Rules of a violent Encounter

  • Beau Doboszenski, Owner/Lead Instructor

  • Originally published May 11th, 2018

What are the rules of defense in a violent encounter?

This may seem like an odd question, or maybe a legal question, but it’s worth exploring. We know that violent encounters on the street don’t have the same “rules” as an MMA fight or wrestling match, but are there any constraints or overarching rules that apply?

I enjoy listening to philosophy lectures, and I was inspired to think about the rules of defense from a recent Q&A/lecture session by psychology professor Jordan Peterson. He posited:

“If you’re playing a game, obviously the game has rules. So if it’s a chess game or a basketball game, there are things you can do and things you can’t do. So it’s a “closed world” in some sense. But the fact that there are things you can’t do, in a game, open up a world of possibilities of things you CAN do in the game. Chess obviously constrains you to a board and to a certain number of men and a certain number of rules. But the strange thing is, when you put in those rules - rules sound like limits, like things you can’t do - but when you set up a constrained world like that and a system of rules, what you do is open up a near infinity of possibilities.”

This hints that knowing the rules surrounding a violent encounter would allow us to explore the "near infinity of possibilities" with which to train and prepare to win.

When I began working in the industry, part of my job was to deeply ponder the use of firearms in self-defense. That time of contemplation eventually led to the massive amounts of DMT training content.
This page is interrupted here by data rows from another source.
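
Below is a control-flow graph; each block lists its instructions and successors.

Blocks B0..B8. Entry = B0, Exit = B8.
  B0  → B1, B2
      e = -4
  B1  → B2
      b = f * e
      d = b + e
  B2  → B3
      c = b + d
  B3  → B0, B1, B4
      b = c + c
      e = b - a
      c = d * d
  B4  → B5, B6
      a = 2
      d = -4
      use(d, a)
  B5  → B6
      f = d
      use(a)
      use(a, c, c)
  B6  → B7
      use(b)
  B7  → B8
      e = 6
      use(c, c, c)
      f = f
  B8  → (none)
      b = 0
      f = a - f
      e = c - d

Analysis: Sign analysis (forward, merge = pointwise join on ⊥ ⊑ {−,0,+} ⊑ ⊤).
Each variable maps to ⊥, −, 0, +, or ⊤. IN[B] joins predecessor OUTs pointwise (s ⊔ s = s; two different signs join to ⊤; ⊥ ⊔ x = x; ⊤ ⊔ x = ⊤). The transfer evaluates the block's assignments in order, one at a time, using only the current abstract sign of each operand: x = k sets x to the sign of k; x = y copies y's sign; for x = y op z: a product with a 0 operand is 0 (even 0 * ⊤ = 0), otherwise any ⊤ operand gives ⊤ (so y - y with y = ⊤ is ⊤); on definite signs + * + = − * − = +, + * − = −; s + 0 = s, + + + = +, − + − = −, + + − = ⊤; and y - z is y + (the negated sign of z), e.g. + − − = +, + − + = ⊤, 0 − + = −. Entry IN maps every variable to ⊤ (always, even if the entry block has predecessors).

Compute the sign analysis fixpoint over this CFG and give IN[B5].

Per-block solution:
  B0:   IN=(all ⊤)   OUT={e:-; rest ⊤}
  B1:   IN=(all ⊤)   OUT=(all ⊤)
  B2:   IN=(all ⊤)   OUT=(all ⊤)
  B3:   IN=(all ⊤)   OUT=(all ⊤)
  B4:   IN=(all ⊤)   OUT={a:+, d:-; rest ⊤}
  B5:   IN={a:+, d:-; rest ⊤}   OUT={a:+, d:-, f:-; rest ⊤}
  B6:   IN={a:+, d:-; rest ⊤}   OUT={a:+, d:-; rest ⊤}
  B7:   IN={a:+, d:-; rest ⊤}   OUT={a:+, d:-, e:+; rest ⊤}
  B8:   IN={a:+, d:-, e:+; rest ⊤}   OUT={a:+, b:0, d:-; rest ⊤}

Merge at B5: IN[B5] = OUT[B4] = {a: +, b: ⊤, c: ⊤, d: -, e: ⊤, f: ⊤}

Answer: {a: +, b: ⊤, c: ⊤, d: -, e: ⊤, f: ⊤}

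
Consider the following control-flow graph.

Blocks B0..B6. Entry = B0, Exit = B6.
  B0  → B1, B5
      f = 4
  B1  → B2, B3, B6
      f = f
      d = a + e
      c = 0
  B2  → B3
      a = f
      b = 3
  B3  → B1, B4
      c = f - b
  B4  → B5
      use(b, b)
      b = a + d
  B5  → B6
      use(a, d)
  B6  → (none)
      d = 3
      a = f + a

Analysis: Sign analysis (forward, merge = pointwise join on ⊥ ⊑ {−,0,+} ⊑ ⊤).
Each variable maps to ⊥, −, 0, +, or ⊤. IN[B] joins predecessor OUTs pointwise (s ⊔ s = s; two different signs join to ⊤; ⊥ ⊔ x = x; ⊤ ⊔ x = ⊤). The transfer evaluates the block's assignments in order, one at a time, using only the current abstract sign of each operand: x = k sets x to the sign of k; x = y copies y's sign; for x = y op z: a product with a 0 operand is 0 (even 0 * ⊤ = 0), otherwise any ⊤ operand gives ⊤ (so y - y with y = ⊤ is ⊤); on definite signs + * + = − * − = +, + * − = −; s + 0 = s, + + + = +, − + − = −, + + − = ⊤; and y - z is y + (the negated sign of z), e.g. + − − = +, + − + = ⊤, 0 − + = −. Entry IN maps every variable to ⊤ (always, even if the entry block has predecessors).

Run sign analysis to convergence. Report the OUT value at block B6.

Answer: {a: ⊤, b: ⊤, c: ⊤, d: +, e: ⊤, f: +}

Trace:
Converged values:
  B0: | IN=(all ⊤) | OUT={f:+; rest ⊤}
  B1: | IN={f:+; rest ⊤} | OUT={c:0, f:+; rest ⊤}
  B2: | IN={c:0, f:+; rest ⊤} | OUT={a:+, b:+, c:0, f:+; rest ⊤}
  B3: | IN={c:0, f:+; rest ⊤} | OUT={f:+; rest ⊤}
  B4: | IN={f:+; rest ⊤} | OUT={f:+; rest ⊤}
  B5: | IN={f:+; rest ⊤} | OUT={f:+; rest ⊤}
  B6: | IN={f:+; rest ⊤} | OUT={d:+, f:+; rest ⊤}

Merge at B6: IN[B6] = OUT[B1] ⊔ OUT[B5] = {a: ⊤, b: ⊤, c: ⊤, d: ⊤, e: ⊤, f: +}
Applying B6's transfer function to that IN value gives OUT[B6] (row B6 above).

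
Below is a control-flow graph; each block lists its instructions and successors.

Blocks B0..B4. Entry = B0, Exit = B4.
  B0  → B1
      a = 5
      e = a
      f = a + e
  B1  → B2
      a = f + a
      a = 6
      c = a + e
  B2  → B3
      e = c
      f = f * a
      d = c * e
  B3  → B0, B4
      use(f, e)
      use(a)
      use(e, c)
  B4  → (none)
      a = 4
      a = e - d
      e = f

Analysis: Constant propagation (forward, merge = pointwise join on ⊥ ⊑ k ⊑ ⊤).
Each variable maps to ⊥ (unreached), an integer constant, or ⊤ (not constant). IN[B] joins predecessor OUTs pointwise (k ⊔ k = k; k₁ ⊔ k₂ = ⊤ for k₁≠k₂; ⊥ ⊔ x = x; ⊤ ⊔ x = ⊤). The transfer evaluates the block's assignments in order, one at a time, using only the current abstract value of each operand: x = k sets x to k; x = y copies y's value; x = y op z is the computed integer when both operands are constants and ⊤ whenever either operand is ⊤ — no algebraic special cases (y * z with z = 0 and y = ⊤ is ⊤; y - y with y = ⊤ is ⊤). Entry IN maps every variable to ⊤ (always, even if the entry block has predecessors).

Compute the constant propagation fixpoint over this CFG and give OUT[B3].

Fixpoint table:
  B0:  IN=(all ⊤)  OUT={a:5, e:5, f:10; rest ⊤}
  B1:  IN={a:5, e:5, f:10; rest ⊤}  OUT={a:6, c:11, e:5, f:10; rest ⊤}
  B2:  IN={a:6, c:11, e:5, f:10; rest ⊤}  OUT={a:6, c:11, d:121, e:11, f:60; rest ⊤}
  B3:  IN={a:6, c:11, d:121, e:11, f:60; rest ⊤}  OUT={a:6, c:11, d:121, e:11, f:60; rest ⊤}
  B4:  IN={a:6, c:11, d:121, e:11, f:60; rest ⊤}  OUT={a:-110, c:11, d:121, e:60, f:60; rest ⊤}

Merge at B3: IN[B3] = OUT[B2] = {a: 6, b: ⊤, c: 11, d: 121, e: 11, f: 60}
Applying B3's transfer function to that IN value gives OUT[B3] (row B3 above).

Answer: {a: 6, b: ⊤, c: 11, d: 121, e: 11, f: 60}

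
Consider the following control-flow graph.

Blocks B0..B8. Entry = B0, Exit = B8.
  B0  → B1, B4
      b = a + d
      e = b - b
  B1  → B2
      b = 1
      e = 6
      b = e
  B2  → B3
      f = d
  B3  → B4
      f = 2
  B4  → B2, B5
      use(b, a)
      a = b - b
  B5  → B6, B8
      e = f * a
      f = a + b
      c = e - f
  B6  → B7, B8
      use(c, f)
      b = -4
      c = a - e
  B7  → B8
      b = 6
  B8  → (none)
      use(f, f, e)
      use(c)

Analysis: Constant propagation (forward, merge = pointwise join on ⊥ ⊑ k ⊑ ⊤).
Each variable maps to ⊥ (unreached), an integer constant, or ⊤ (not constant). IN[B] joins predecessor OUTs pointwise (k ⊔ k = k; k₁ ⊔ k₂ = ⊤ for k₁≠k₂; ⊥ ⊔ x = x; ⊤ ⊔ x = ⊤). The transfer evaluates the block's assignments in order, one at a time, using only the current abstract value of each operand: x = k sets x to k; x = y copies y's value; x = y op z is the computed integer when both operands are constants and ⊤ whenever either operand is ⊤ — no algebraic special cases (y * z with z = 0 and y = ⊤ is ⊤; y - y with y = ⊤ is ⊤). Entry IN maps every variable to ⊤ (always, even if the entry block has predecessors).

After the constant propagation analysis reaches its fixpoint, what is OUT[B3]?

Answer: {a: ⊤, b: ⊤, c: ⊤, d: ⊤, e: ⊤, f: 2}

Trace:
Converged values:
  B0:  IN=(all ⊤)  OUT=(all ⊤)
  B1:  IN=(all ⊤)  OUT={b:6, e:6; rest ⊤}
  B2:  IN=(all ⊤)  OUT=(all ⊤)
  B3:  IN=(all ⊤)  OUT={f:2; rest ⊤}
  B4:  IN=(all ⊤)  OUT=(all ⊤)
  B5:  IN=(all ⊤)  OUT=(all ⊤)
  B6:  IN=(all ⊤)  OUT={b:-4; rest ⊤}
  B7:  IN={b:-4; rest ⊤}  OUT={b:6; rest ⊤}
  B8:  IN=(all ⊤)  OUT=(all ⊤)

Merge at B3: IN[B3] = OUT[B2] = {a: ⊤, b: ⊤, c: ⊤, d: ⊤, e: ⊤, f: ⊤}
Applying B3's transfer function to that IN value gives OUT[B3] (row B3 above).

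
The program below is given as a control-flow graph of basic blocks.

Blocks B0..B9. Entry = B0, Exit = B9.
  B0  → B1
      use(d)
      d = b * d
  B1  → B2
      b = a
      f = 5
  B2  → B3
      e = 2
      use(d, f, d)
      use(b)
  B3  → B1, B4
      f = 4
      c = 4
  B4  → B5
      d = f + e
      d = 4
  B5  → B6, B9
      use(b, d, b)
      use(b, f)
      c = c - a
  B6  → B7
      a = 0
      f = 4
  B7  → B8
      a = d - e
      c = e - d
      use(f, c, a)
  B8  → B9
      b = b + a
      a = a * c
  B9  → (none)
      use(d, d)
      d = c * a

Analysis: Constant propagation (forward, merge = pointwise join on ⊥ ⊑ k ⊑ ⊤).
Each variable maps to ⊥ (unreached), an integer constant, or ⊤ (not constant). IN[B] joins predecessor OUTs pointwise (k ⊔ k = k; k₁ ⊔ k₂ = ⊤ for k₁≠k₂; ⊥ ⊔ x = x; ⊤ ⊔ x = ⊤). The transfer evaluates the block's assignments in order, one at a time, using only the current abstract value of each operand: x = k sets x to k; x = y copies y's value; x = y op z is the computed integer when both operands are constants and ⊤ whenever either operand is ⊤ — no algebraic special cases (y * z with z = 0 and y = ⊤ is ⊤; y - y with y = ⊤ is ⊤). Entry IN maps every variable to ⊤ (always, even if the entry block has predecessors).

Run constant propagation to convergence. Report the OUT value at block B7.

Answer: {a: 2, b: ⊤, c: -2, d: 4, e: 2, f: 4}

Trace:
Converged values:
  B0: | IN=(all ⊤) | OUT=(all ⊤)
  B1: | IN=(all ⊤) | OUT={f:5; rest ⊤}
  B2: | IN={f:5; rest ⊤} | OUT={e:2, f:5; rest ⊤}
  B3: | IN={e:2, f:5; rest ⊤} | OUT={c:4, e:2, f:4; rest ⊤}
  B4: | IN={c:4, e:2, f:4; rest ⊤} | OUT={c:4, d:4, e:2, f:4; rest ⊤}
  B5: | IN={c:4, d:4, e:2, f:4; rest ⊤} | OUT={d:4, e:2, f:4; rest ⊤}
  B6: | IN={d:4, e:2, f:4; rest ⊤} | OUT={a:0, d:4, e:2, f:4; rest ⊤}
  B7: | IN={a:0, d:4, e:2, f:4; rest ⊤} | OUT={a:2, c:-2, d:4, e:2, f:4; rest ⊤}
  B8: | IN={a:2, c:-2, d:4, e:2, f:4; rest ⊤} | OUT={a:-4, c:-2, d:4, e:2, f:4; rest ⊤}
  B9: | IN={d:4, e:2, f:4; rest ⊤} | OUT={e:2, f:4; rest ⊤}

Merge at B7: IN[B7] = OUT[B6] = {a: 0, b: ⊤, c: ⊤, d: 4, e: 2, f: 4}
Applying B7's transfer function to that IN value gives OUT[B7] (row B7 above).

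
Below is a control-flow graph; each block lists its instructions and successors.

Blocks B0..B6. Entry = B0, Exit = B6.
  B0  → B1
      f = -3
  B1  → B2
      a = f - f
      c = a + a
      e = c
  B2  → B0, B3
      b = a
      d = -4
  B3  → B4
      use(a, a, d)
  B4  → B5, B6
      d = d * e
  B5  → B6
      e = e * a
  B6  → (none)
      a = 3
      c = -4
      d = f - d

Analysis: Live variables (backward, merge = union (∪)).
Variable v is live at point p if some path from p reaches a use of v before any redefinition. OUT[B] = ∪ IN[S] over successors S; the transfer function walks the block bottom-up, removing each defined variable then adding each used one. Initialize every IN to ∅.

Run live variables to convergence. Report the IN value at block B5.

Converged values:
  B0:   IN={}   OUT={f}
  B1:   IN={f}   OUT={a, e, f}
  B2:   IN={a, e, f}   OUT={a, d, e, f}
  B3:   IN={a, d, e, f}   OUT={a, d, e, f}
  B4:   IN={a, d, e, f}   OUT={a, d, e, f}
  B5:   IN={a, d, e, f}   OUT={d, f}
  B6:   IN={d, f}   OUT={}

Merge at B5: OUT[B5] = IN[B6] = {d, f}
Applying B5's transfer function to that OUT value gives IN[B5] (row B5 above).

Answer: {a, d, e, f}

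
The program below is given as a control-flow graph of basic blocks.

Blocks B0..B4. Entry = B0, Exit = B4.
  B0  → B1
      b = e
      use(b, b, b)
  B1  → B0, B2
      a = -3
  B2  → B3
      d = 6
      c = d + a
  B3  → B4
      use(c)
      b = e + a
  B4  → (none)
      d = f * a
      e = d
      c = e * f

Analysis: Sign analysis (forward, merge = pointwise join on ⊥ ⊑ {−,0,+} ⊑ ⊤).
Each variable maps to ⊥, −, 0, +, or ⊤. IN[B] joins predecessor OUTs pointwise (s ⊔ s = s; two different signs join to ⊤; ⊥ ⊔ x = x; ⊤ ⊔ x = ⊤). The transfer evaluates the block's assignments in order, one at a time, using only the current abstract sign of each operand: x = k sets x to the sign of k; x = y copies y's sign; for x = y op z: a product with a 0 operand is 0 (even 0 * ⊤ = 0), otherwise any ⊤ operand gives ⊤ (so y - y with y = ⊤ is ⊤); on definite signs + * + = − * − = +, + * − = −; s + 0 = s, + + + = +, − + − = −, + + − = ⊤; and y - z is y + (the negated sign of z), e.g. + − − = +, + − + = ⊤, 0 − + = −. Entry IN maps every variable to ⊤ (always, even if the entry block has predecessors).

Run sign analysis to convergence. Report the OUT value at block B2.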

There were general principles about how a firearm self-defense operation would go, and these led to drills that improved specific skills. But I never reached an overarching theory of the rules of defense.

As I dive into this with new perspective, here are my first two proposed Rules of a Violent Encounter:

Neural Pathways are very Powerful

Under the physiological response to lethal force stress, you will only do what you’ve hardwired into a neural pathway, or what you have conditioned a response to override or work in concert with the hardwired response.

Training for this rule limits us in some ways, and frees us in others. To begin with, some responses cannot be overridden - the cut response as an example. When you are cut, you will jerk away from the cut. You cannot override or train to change this.

Other hardwired responses that cannot be overridden:

  • Heart rate rise from stress hormones and physiological response to stress

  • Short term target fixation on threat

  • Clench response to being scared

However, we can still lay down neural pathways of our choosing that will come out under lethal force stress, IF we program them in correctly. The amazing human brain allows us to develop almost an unlimited number of pathways. We should note that each pathway takes careful planning, careful programming, and dedicated perfect practice over a considerable length of time for it to work effectively and unconsciously, especially in a lethal force encounter.

So which of the myriad of neural pathways that I could prepare do I need to prepare? At DMT we broke down the huge possible numbers of pathways into five categories from which a neural pathway should be developed for defense.

  1. Movement (Run away, take cover)

  2. Physical Defensive Action (strikes, grabs, kicks)

  3. Deploy and Use a Tool (firearm, edged weapon, impact weapon, improvised weapon)

  4. Deter (posture, eye contact, verbalizations)

  5. A combination of the above (deploy tool and deter, deploy tool and use coverfire movement, use a physical defensive action like a punch and then deploy a tool)

Recognizing that we have limited time to develop any specific pathway, how do we use this information to focus on what will be most effective?

Tools increase capability and decrease limitations and should therefore be used whenever possible

As there are no formal rules for defense against a lethal threat, there are therefore no rules about which tool you may or may not use.

If everything is a potential "tool" for our defense, we should broaden our ideas of what a tool might be. As an example, the tool does not necessarily need to be something you pick up. A large object, wall, or floor makes a great tool for slamming someone’s head into a wall or object while clinching, trapping someone’s body part between your strike and a wall or floor, or using a throw to have the threat strike the ground.

Tool deployment practice would also be critical to developing neural pathways for using that tool in defense, according to the first rule above. If you have a folding knife and never practice deploying it, it will be useless when you’re under stress. The proof: folding knives are rarely deployed by defenders in a lethal force encounter, even when they have a knife. Neurologically, you will be unable to use that deployment pathway in a lethal encounter if it has never been created. Same for deployment of improvised tools, and even firearms! If you aren't practicing a draw under stress, it won't just suddenly deploy when you need it.

The fact that we think about these kinds of parameters is why DMT's training is so very different from the average firearms training academy. We're looking at your training and development from the neurological and physiological level.